By Diana Le, Fair Trade Edmonton Member
For this post in our FairTrade series, I had the pleasure of interviewing Heidi Ellis, the produce purchaser for The Organic Box! Prior to taking on this role, Heidi worked on a local farm in Alberta which gave her insight into small scale farming and its challenges. Further, she also previously completed an internship in Cuba on urban agriculture. Her passion for her work and expertise were immediately apparent and our conversation taught me a lot about how everyday food products get from farms to our tables.
The Organic Box is a locally owned and operated business that offers a choice of organic produce boxes that customers can curate to their liking. If you don’t want a whole box of produce, you can take the DIY option to buy as much or as little as you would like each week. Many products are organic and in season, providing customers with the most sustainable produce choices possible. The Organic Box also sells hundreds of other grocery items including baked goods, pantry staples, locally sourced meat, eggs and dairy products. The Organic Box prioritizes working with local and independent farmers whenever possible which not only supports the local economy, but is also an important aspect of reducing the impact of food sourcing on the environment!
Read on for the highlights of my conversation with Heidi:
How does The Organic Box support Fair Trade?
I use a value set of 7 questions to help make product decisions that are in line with the values of ‘The Organic Box’:
1. Is it local? (Do we know the farmers on a first-name basis?)
2. Is it Organic? (If not, are we confident in the farmer’s growing practices)
3. Is it Canadian?
4. Does the product come from a family-owned farm/artisan?
5. Does the product come from a cooperative, Fair Trade or otherwise?
6. Does the product come from a values-aligned business?
7. Is the product ‘Natural’/GMO-Free AND no local/organic alternative exists?
Sourcing local is always our first choice since this way more money stays with the farmers and growers, but if for whatever reason this isn’t possible, we like to choose producers that align with our values. For example, ‘Discovery Organics’ is our main distributor and is 100% value aligned with our company. We love working with them because they have direct relationships with a lot of their producers which are mostly Fair Trade or Direct Trade.
On the grocery side, all of the chocolate and coffee that we offer is FairTrade.
Why do you think supporting Direct Trade and Fair Trade is important?
I think it’s really important to have a personal connection with food and to know where your products are coming from. For example, whenever possible, everything on our website is labelled with the farm that the product came from; we try to be as transparent as possible with our customers.
Supporting Fair Trade also means your money is making an impact. For instance, in the winter months, we get a lot of our produce from a great Fair Trade producer called ‘Covilli Organics’. Not only do they care about the health of the soil, but they also care about the health of their farm workers, which is really important to me since I have first-hand experience being a farmworker. I want to know that the producers I choose to support through The Organic Box are value aligned with us, even when I am not sourcing directly.
In 2018 ‘Covilli’ opened Nuchi Sansekan Health clinic which is fully funded with the Fair Trade premiums from the sale of their Fair Trade produce. This is important because a lot of their farmworkers come from very poor areas and travel to work for the harvest season. With the help of Nuchi Sansekan Clinic, farmworkers and their families have access to free healthcare and free dental on site. The clinic’s mission is to deliver comprehensive, culturally competent high-quality healthcare, with state-of-the-art equipment and compassionate practitioners to Covilli’s 700+ farmworkers, their families, and surrounding rural communities. This wouldn’t be possible without the Fair Trade Premiums they receive.

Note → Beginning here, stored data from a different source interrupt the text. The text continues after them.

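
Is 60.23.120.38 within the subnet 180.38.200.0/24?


Subnet network: 180.38.200.0
Test IP AND mask: 60.23.120.0
No, 60.23.120.38 is not in 180.38.200.0/24


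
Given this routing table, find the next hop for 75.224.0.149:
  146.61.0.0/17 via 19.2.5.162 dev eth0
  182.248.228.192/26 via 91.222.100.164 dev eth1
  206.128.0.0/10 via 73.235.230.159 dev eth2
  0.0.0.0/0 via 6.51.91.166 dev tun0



Longest prefix match for 75.224.0.149:
  /17 146.61.0.0: no
  /26 182.248.228.192: no
  /10 206.128.0.0: no
  /0 0.0.0.0: MATCH
Selected: next-hop 6.51.91.166 via tun0 (matched /0)


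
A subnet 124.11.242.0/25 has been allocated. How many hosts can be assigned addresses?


Host bits = 32 - 25 = 7
Total addresses = 2^7 = 128
Usable = total - 2 (network and broadcast)
Usable hosts: 126


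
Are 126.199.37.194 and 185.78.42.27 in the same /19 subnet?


Mask: 255.255.224.0
126.199.37.194 AND mask = 126.199.32.0
185.78.42.27 AND mask = 185.78.32.0
No, different subnets (126.199.32.0 vs 185.78.32.0)


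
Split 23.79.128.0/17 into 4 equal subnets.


New prefix = 17 + 2 = 19
Each subnet has 8192 addresses
  23.79.128.0/19
  23.79.160.0/19
  23.79.192.0/19
  23.79.224.0/19
Subnets: 23.79.128.0/19, 23.79.160.0/19, 23.79.192.0/19, 23.79.224.0/19


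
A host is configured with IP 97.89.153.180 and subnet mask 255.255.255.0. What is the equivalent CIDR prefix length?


Binary: 11111111.11111111.11111111.00000000
Count leading 1s
Prefix: /24


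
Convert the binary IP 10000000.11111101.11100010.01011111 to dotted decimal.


10000000 = 128
11111101 = 253
11100010 = 226
01011111 = 95
IP: 128.253.226.95


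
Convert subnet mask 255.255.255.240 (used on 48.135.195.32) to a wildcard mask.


Subnet mask: 255.255.255.240
Wildcard = 255.255.255.255 - subnet mask
255 - 255 = 0
255 - 255 = 0
255 - 255 = 0
255 - 240 = 15
Wildcard: 0.0.0.15


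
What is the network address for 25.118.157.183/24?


IP:   00011001.01110110.10011101.10110111
Mask: 11111111.11111111.11111111.00000000
AND operation:
Net:  00011001.01110110.10011101.00000000
Network: 25.118.157.0/24


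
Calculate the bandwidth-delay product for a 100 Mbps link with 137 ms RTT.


BDP = bandwidth * RTT
= 100 Mbps * 137 ms
= 100 * 1e6 * 137 / 1000 bits
= 13700000 bits
= 1712500 bytes
= 1672.3633 KB
BDP = 13700000 bits (1712500 bytes)


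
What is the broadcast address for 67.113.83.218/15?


Network: 67.112.0.0/15
Host bits = 17
Set all host bits to 1:
Broadcast: 67.113.255.255


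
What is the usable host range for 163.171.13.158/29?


Network: 163.171.13.152
Broadcast: 163.171.13.159
First usable = network + 1
Last usable = broadcast - 1
Range: 163.171.13.153 to 163.171.13.158


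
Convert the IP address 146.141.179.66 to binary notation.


146 = 10010010
141 = 10001101
179 = 10110011
66 = 01000010
Binary: 10010010.10001101.10110011.01000010


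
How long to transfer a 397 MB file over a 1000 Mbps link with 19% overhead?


Effective throughput = 1000 * (1 - 19/100) = 810 Mbps
File size in Mb = 397 * 8 = 3176 Mb
Time = 3176 / 810
Time = 3.921 seconds


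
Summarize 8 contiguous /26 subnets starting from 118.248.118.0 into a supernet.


Original prefix: /26
Number of subnets: 8 = 2^3
New prefix = 26 - 3 = 23
Supernet: 118.248.118.0/23


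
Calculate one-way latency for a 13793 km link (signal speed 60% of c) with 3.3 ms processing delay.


Speed = 0.6 * 3e5 km/s = 180000 km/s
Propagation delay = 13793 / 180000 = 0.0766 s = 76.6278 ms
Processing delay = 3.3 ms
Total one-way latency = 79.9278 ms


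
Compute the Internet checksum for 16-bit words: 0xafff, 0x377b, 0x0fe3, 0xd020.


Sum all words (with carry folding):
+ 0xafff = 0xafff
+ 0x377b = 0xe77a
+ 0x0fe3 = 0xf75d
+ 0xd020 = 0xc77e
One's complement: ~0xc77e
Checksum = 0x3881


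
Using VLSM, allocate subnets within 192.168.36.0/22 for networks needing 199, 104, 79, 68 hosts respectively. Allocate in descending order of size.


199 hosts -> /24 (254 usable): 192.168.36.0/24
104 hosts -> /25 (126 usable): 192.168.37.0/25
79 hosts -> /25 (126 usable): 192.168.37.128/25
68 hosts -> /25 (126 usable): 192.168.38.0/25
Allocation: 192.168.36.0/24 (199 hosts, 254 usable); 192.168.37.0/25 (104 hosts, 126 usable); 192.168.37.128/25 (79 hosts, 126 usable); 192.168.38.0/25 (68 hosts, 126 usable)


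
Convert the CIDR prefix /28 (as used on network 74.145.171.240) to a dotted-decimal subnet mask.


/28 means 28 network bits, 4 host bits
Binary: 11111111111111111111111111110000
Mask: 255.255.255.240


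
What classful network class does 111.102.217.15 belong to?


First octet: 111
Binary: 01101111
0xxxxxxx -> Class A (1-126)
Class A, default mask 255.0.0.0 (/8)


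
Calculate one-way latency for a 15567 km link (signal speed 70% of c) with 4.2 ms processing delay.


Speed = 0.7 * 3e5 km/s = 210000 km/s
Propagation delay = 15567 / 210000 = 0.0741 s = 74.1286 ms
Processing delay = 4.2 ms
Total one-way latency = 78.3286 ms


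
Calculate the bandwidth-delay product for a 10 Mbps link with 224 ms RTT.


BDP = bandwidth * RTT
= 10 Mbps * 224 ms
= 10 * 1e6 * 224 / 1000 bits
= 2240000 bits
= 280000 bytes
= 273.4375 KB
BDP = 2240000 bits (280000 bytes)


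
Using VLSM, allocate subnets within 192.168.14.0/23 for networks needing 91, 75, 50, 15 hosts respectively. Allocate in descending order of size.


91 hosts -> /25 (126 usable): 192.168.14.0/25
75 hosts -> /25 (126 usable): 192.168.14.128/25
50 hosts -> /26 (62 usable): 192.168.15.0/26
15 hosts -> /27 (30 usable): 192.168.15.64/27
Allocation: 192.168.14.0/25 (91 hosts, 126 usable); 192.168.14.128/25 (75 hosts, 126 usable); 192.168.15.0/26 (50 hosts, 62 usable); 192.168.15.64/27 (15 hosts, 30 usable)


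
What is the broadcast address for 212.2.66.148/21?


Network: 212.2.64.0/21
Host bits = 11
Set all host bits to 1:
Broadcast: 212.2.71.255


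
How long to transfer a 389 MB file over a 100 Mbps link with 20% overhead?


Effective throughput = 100 * (1 - 20/100) = 80 Mbps
File size in Mb = 389 * 8 = 3112 Mb
Time = 3112 / 80
Time = 38.9 seconds


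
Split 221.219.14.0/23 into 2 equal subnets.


New prefix = 23 + 1 = 24
Each subnet has 256 addresses
  221.219.14.0/24
  221.219.15.0/24
Subnets: 221.219.14.0/24, 221.219.15.0/24


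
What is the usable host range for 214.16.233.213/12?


Network: 214.16.0.0
Broadcast: 214.31.255.255
First usable = network + 1
Last usable = broadcast - 1
Range: 214.16.0.1 to 214.31.255.254


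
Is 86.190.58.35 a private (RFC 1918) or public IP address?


RFC 1918 private ranges:
  10.0.0.0/8 (10.0.0.0 - 10.255.255.255)
  172.16.0.0/12 (172.16.0.0 - 172.31.255.255)
  192.168.0.0/16 (192.168.0.0 - 192.168.255.255)
Public (not in any RFC 1918 range)


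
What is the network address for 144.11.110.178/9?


IP:   10010000.00001011.01101110.10110010
Mask: 11111111.10000000.00000000.00000000
AND operation:
Net:  10010000.00000000.00000000.00000000
Network: 144.0.0.0/9


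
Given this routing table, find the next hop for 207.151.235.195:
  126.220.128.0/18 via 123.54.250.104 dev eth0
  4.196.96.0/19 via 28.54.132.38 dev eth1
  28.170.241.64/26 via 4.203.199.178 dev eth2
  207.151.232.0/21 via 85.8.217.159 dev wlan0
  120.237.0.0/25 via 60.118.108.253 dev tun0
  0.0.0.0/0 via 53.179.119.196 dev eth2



Longest prefix match for 207.151.235.195:
  /18 126.220.128.0: no
  /19 4.196.96.0: no
  /26 28.170.241.64: no
  /21 207.151.232.0: MATCH
  /25 120.237.0.0: no
  /0 0.0.0.0: MATCH
Selected: next-hop 85.8.217.159 via wlan0 (matched /21)


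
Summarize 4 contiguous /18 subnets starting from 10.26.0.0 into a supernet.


Original prefix: /18
Number of subnets: 4 = 2^2
New prefix = 18 - 2 = 16
Supernet: 10.26.0.0/16


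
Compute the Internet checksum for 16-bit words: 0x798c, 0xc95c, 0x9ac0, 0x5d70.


Sum all words (with carry folding):
+ 0x798c = 0x798c
+ 0xc95c = 0x42e9
+ 0x9ac0 = 0xdda9
+ 0x5d70 = 0x3b1a
One's complement: ~0x3b1a
Checksum = 0xc4e5


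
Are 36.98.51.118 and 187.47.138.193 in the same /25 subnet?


Mask: 255.255.255.128
36.98.51.118 AND mask = 36.98.51.0
187.47.138.193 AND mask = 187.47.138.128
No, different subnets (36.98.51.0 vs 187.47.138.128)


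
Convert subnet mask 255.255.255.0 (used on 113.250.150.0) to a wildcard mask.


Subnet mask: 255.255.255.0
Wildcard = 255.255.255.255 - subnet mask
255 - 255 = 0
255 - 255 = 0
255 - 255 = 0
255 - 0 = 255
Wildcard: 0.0.0.255


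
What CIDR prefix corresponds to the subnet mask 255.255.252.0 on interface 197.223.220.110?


Binary: 11111111.11111111.11111100.00000000
Count leading 1s
Prefix: /22


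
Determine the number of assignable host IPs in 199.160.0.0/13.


Host bits = 32 - 13 = 19
Total addresses = 2^19 = 524288
Usable = total - 2 (network and broadcast)
Usable hosts: 524286


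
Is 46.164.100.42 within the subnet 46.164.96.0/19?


Subnet network: 46.164.96.0
Test IP AND mask: 46.164.96.0
Yes, 46.164.100.42 is in 46.164.96.0/19


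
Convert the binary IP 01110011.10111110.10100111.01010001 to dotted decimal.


01110011 = 115
10111110 = 190
10100111 = 167
01010001 = 81
IP: 115.190.167.81


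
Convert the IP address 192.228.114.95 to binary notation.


192 = 11000000
228 = 11100100
114 = 01110010
95 = 01011111
Binary: 11000000.11100100.01110010.01011111


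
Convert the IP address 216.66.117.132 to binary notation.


216 = 11011000
66 = 01000010
117 = 01110101
132 = 10000100
Binary: 11011000.01000010.01110101.10000100


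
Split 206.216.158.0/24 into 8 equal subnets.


New prefix = 24 + 3 = 27
Each subnet has 32 addresses
  206.216.158.0/27
  206.216.158.32/27
  206.216.158.64/27
  206.216.158.96/27
  206.216.158.128/27
  206.216.158.160/27
  206.216.158.192/27
  206.216.158.224/27
Subnets: 206.216.158.0/27, 206.216.158.32/27, 206.216.158.64/27, 206.216.158.96/27, 206.216.158.128/27, 206.216.158.160/27, 206.216.158.192/27, 206.216.158.224/27


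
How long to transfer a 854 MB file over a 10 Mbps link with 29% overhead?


Effective throughput = 10 * (1 - 29/100) = 7.1 Mbps
File size in Mb = 854 * 8 = 6832 Mb
Time = 6832 / 7.1
Time = 962.2535 seconds


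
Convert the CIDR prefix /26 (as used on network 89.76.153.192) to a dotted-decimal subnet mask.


/26 means 26 network bits, 6 host bits
Binary: 11111111111111111111111111000000
Mask: 255.255.255.192


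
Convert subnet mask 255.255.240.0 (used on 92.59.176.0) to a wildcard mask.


Subnet mask: 255.255.240.0
Wildcard = 255.255.255.255 - subnet mask
255 - 255 = 0
255 - 255 = 0
255 - 240 = 15
255 - 0 = 255
Wildcard: 0.0.15.255


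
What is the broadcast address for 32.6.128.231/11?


Network: 32.0.0.0/11
Host bits = 21
Set all host bits to 1:
Broadcast: 32.31.255.255


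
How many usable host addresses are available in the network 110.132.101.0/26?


Host bits = 32 - 26 = 6
Total addresses = 2^6 = 64
Usable = total - 2 (network and broadcast)
Usable hosts: 62


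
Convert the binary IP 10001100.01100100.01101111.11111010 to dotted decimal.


10001100 = 140
01100100 = 100
01101111 = 111
11111010 = 250
IP: 140.100.111.250


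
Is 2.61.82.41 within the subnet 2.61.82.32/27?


Subnet network: 2.61.82.32
Test IP AND mask: 2.61.82.32
Yes, 2.61.82.41 is in 2.61.82.32/27


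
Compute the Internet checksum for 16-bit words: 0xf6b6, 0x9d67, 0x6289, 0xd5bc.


Sum all words (with carry folding):
+ 0xf6b6 = 0xf6b6
+ 0x9d67 = 0x941e
+ 0x6289 = 0xf6a7
+ 0xd5bc = 0xcc64
One's complement: ~0xcc64
Checksum = 0x339b


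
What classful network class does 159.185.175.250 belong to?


First octet: 159
Binary: 10011111
10xxxxxx -> Class B (128-191)
Class B, default mask 255.255.0.0 (/16)


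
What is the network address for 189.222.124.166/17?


IP:   10111101.11011110.01111100.10100110
Mask: 11111111.11111111.10000000.00000000
AND operation:
Net:  10111101.11011110.00000000.00000000
Network: 189.222.0.0/17


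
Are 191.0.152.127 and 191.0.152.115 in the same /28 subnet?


Mask: 255.255.255.240
191.0.152.127 AND mask = 191.0.152.112
191.0.152.115 AND mask = 191.0.152.112
Yes, same subnet (191.0.152.112)


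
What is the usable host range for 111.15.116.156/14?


Network: 111.12.0.0
Broadcast: 111.15.255.255
First usable = network + 1
Last usable = broadcast - 1
Range: 111.12.0.1 to 111.15.255.254


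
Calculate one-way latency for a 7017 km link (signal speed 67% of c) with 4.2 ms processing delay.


Speed = 0.67 * 3e5 km/s = 201000 km/s
Propagation delay = 7017 / 201000 = 0.0349 s = 34.9104 ms
Processing delay = 4.2 ms
Total one-way latency = 39.1104 ms


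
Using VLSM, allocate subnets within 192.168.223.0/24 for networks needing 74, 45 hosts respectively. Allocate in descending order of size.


74 hosts -> /25 (126 usable): 192.168.223.0/25
45 hosts -> /26 (62 usable): 192.168.223.128/26
Allocation: 192.168.223.0/25 (74 hosts, 126 usable); 192.168.223.128/26 (45 hosts, 62 usable)


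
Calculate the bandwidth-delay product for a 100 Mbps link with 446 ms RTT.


BDP = bandwidth * RTT
= 100 Mbps * 446 ms
= 100 * 1e6 * 446 / 1000 bits
= 44600000 bits
= 5575000 bytes
= 5444.3359 KB
BDP = 44600000 bits (5575000 bytes)


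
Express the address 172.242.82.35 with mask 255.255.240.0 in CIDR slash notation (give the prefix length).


Binary: 11111111.11111111.11110000.00000000
Count leading 1s
Prefix: /20


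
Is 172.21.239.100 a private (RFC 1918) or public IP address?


RFC 1918 private ranges:
  10.0.0.0/8 (10.0.0.0 - 10.255.255.255)
  172.16.0.0/12 (172.16.0.0 - 172.31.255.255)
  192.168.0.0/16 (192.168.0.0 - 192.168.255.255)
Private (in 172.16.0.0/12)


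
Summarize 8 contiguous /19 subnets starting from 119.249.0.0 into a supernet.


Original prefix: /19
Number of subnets: 8 = 2^3
New prefix = 19 - 3 = 16
Supernet: 119.249.0.0/16


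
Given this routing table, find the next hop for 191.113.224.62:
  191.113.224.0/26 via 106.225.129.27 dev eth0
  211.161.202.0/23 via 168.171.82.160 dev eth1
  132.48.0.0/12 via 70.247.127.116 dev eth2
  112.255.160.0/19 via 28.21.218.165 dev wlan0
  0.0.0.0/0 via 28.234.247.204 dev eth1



Longest prefix match for 191.113.224.62:
  /26 191.113.224.0: MATCH
  /23 211.161.202.0: no
  /12 132.48.0.0: no
  /19 112.255.160.0: no
  /0 0.0.0.0: MATCH
Selected: next-hop 106.225.129.27 via eth0 (matched /26)


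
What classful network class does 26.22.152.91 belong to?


First octet: 26
Binary: 00011010
0xxxxxxx -> Class A (1-126)
Class A, default mask 255.0.0.0 (/8)


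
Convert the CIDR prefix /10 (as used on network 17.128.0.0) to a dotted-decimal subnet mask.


/10 means 10 network bits, 22 host bits
Binary: 11111111110000000000000000000000
Mask: 255.192.0.0


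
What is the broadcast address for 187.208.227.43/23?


Network: 187.208.226.0/23
Host bits = 9
Set all host bits to 1:
Broadcast: 187.208.227.255


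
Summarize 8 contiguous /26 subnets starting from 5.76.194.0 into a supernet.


Original prefix: /26
Number of subnets: 8 = 2^3
New prefix = 26 - 3 = 23
Supernet: 5.76.194.0/23


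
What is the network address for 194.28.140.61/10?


IP:   11000010.00011100.10001100.00111101
Mask: 11111111.11000000.00000000.00000000
AND operation:
Net:  11000010.00000000.00000000.00000000
Network: 194.0.0.0/10


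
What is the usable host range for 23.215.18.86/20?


Network: 23.215.16.0
Broadcast: 23.215.31.255
First usable = network + 1
Last usable = broadcast - 1
Range: 23.215.16.1 to 23.215.31.254


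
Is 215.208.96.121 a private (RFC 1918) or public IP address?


RFC 1918 private ranges:
  10.0.0.0/8 (10.0.0.0 - 10.255.255.255)
  172.16.0.0/12 (172.16.0.0 - 172.31.255.255)
  192.168.0.0/16 (192.168.0.0 - 192.168.255.255)
Public (not in any RFC 1918 range)


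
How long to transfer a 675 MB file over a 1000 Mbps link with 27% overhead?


Effective throughput = 1000 * (1 - 27/100) = 730 Mbps
File size in Mb = 675 * 8 = 5400 Mb
Time = 5400 / 730
Time = 7.3973 seconds


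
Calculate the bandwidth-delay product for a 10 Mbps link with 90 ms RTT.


BDP = bandwidth * RTT
= 10 Mbps * 90 ms
= 10 * 1e6 * 90 / 1000 bits
= 900000 bits
= 112500 bytes
= 109.8633 KB
BDP = 900000 bits (112500 bytes)


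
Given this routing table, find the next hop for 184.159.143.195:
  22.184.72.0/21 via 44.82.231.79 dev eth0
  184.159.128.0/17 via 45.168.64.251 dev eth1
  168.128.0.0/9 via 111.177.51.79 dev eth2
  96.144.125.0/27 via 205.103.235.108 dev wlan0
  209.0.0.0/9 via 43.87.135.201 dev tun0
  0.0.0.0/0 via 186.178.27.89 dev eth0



Longest prefix match for 184.159.143.195:
  /21 22.184.72.0: no
  /17 184.159.128.0: MATCH
  /9 168.128.0.0: no
  /27 96.144.125.0: no
  /9 209.0.0.0: no
  /0 0.0.0.0: MATCH
Selected: next-hop 45.168.64.251 via eth1 (matched /17)


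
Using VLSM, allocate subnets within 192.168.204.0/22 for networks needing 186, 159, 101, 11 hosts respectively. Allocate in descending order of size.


186 hosts -> /24 (254 usable): 192.168.204.0/24
159 hosts -> /24 (254 usable): 192.168.205.0/24
101 hosts -> /25 (126 usable): 192.168.206.0/25
11 hosts -> /28 (14 usable): 192.168.206.128/28
Allocation: 192.168.204.0/24 (186 hosts, 254 usable); 192.168.205.0/24 (159 hosts, 254 usable); 192.168.206.0/25 (101 hosts, 126 usable); 192.168.206.128/28 (11 hosts, 14 usable)


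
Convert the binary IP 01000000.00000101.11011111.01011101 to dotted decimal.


01000000 = 64
00000101 = 5
11011111 = 223
01011101 = 93
IP: 64.5.223.93


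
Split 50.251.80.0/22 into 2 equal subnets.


New prefix = 22 + 1 = 23
Each subnet has 512 addresses
  50.251.80.0/23
  50.251.82.0/23
Subnets: 50.251.80.0/23, 50.251.82.0/23


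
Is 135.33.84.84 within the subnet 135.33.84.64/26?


Subnet network: 135.33.84.64
Test IP AND mask: 135.33.84.64
Yes, 135.33.84.84 is in 135.33.84.64/26


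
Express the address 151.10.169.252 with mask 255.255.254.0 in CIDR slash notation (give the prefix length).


Binary: 11111111.11111111.11111110.00000000
Count leading 1s
Prefix: /23


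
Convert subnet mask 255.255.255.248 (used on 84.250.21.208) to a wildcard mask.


Subnet mask: 255.255.255.248
Wildcard = 255.255.255.255 - subnet mask
255 - 255 = 0
255 - 255 = 0
255 - 255 = 0
255 - 248 = 7
Wildcard: 0.0.0.7


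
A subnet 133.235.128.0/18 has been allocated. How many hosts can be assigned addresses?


Host bits = 32 - 18 = 14
Total addresses = 2^14 = 16384
Usable = total - 2 (network and broadcast)
Usable hosts: 16382


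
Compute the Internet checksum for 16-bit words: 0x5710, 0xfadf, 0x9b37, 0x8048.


Sum all words (with carry folding):
+ 0x5710 = 0x5710
+ 0xfadf = 0x51f0
+ 0x9b37 = 0xed27
+ 0x8048 = 0x6d70
One's complement: ~0x6d70
Checksum = 0x928f


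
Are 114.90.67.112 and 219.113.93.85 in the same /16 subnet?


Mask: 255.255.0.0
114.90.67.112 AND mask = 114.90.0.0
219.113.93.85 AND mask = 219.113.0.0
No, different subnets (114.90.0.0 vs 219.113.0.0)


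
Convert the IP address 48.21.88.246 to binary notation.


48 = 00110000
21 = 00010101
88 = 01011000
246 = 11110110
Binary: 00110000.00010101.01011000.11110110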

Are there any current issues you see happening with COVID-19 and Fairtrade?
The major challenge that I’ve seen is farm labour shortages. A lot of BC orchards rely on backpackers, seasonal agricultural workers and other travellers to harvest their crops. So this year with travel bans there were a lot of challenges with labor in general. Another challenge on top of that was finding farmworkers with the right skills (for example, farmworkers with experience picking good quality fruit so that it doesn’t require a second sorting).
How has The Organic Box changed with the pandemic?
Our business actually increased dramatically right when the pandemic started! There was a huge demand for grocery delivery in general which challenged us to scale quickly. We were very lucky to have had the physical space (we have a large warehouse) which allowed us to add to our staff without too many logistical challenges.
Any call to actions for the community?
Eat seasonally! It’s one of the best ways to support farmers. For example, there is an abundance of microgreens available right now. With many restaurants unable to offer their full range of services, our microgreen farmers have lost a valuable income stream. The Organic Box has been happy to step in to keep sales flowing for these farmers by adding microgreens to our curated boxes. Microgreens are also one of the only local greens available in the winter so they are both seasonally appropriate and packed with nutrients that we could all use in the dark winter months. Eating seasonally is also great for your budget. For example, strawberries aren’t in season right now so they are quite expensive but other vegetables that are in season are going to be more budget-friendly.
I would also challenge community members to try something new! There are some amazing, locally grown root crops such as sunchokes and celery root. Although they might not be as common, they are delicious and great for local farmers.